Ferment Fortnight Preview | Plow
30 Jun 2017Ferment Fortnight kicks off its biannual explosion of work-in-progress and scratch performances from 11 July. Here, Sharon Clark gives us an inside look at her play Plow. Catch it at Arnolfini on the festival’s opening night.
I am a Bristol-based playwright and Creative Director of the theatre company Raucous, a resident of Pervasive Media Studio and lecturer in Writing for Performance at Bath Spa University.
At this summer’s Ferment Fortnight Nel Crouch will be directing a rehearsed reading of my latest script, Plow, which recently made it to the top 5 of the PapaTango Award. With my company Raucous I write for immersive, site-specific theatre that fuses film, music and digital technology, The Stick House was our last production. But Plow is another side of my writing, a contemporary political drama that follows the journey of a woman as she silently treks her way across four states in America. She unwittingly becomes a social media darling, a saviour for the lost and a government headache, but can she ever be what everyone wants her to be?
Plow is based on an article I read in a newspaper a couple of years ago and which stuck with me as one of those tales where fiction cannot compete with the truth. I didn’t set out to write a play set in the States but with what is happening over there at the moment, and what is happening on a bigger global stage, I just wanted to write something about how those events can directly affect a small, seemingly insignificant character – a kind of Everywoman.

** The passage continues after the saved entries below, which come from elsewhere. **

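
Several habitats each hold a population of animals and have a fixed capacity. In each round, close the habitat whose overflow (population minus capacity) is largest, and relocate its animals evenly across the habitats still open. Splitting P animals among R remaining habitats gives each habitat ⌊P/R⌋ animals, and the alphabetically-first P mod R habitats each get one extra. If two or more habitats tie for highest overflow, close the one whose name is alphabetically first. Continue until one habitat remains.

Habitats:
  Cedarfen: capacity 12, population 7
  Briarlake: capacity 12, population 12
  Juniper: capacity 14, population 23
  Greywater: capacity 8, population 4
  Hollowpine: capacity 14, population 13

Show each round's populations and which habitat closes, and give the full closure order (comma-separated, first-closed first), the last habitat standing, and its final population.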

With this play, Ferment gives me the all too rare opportunity of hearing it for the first time in front of an audience. I can gauge the moment when the play works, by watching the audience as they imperceptibly shift in their seat and the moment when the story loses them. It is also allows me the opportunity to face the audience after, to hear first hand what they thought, to gather feedback, comments and suggestions. This is a rare luxury when often the first time you see an audience interact with the play is the first night of the production – an incredibly exposed place for the writer to be.
I wrote Plow to be a large play – not in terms of building something epic for the Olivier stage (I wish) but in terms of the variety of voices, the distance covered, a wide range of characters, ever present music and spanning space and time. I want to see if this works in how the audience follows the story and if it gives them enough time to engage with the characters and care for them. It’s really only when an audience is in the room can you make the crucial discoveries that take a script onto its next, and hopefully stronger, stage.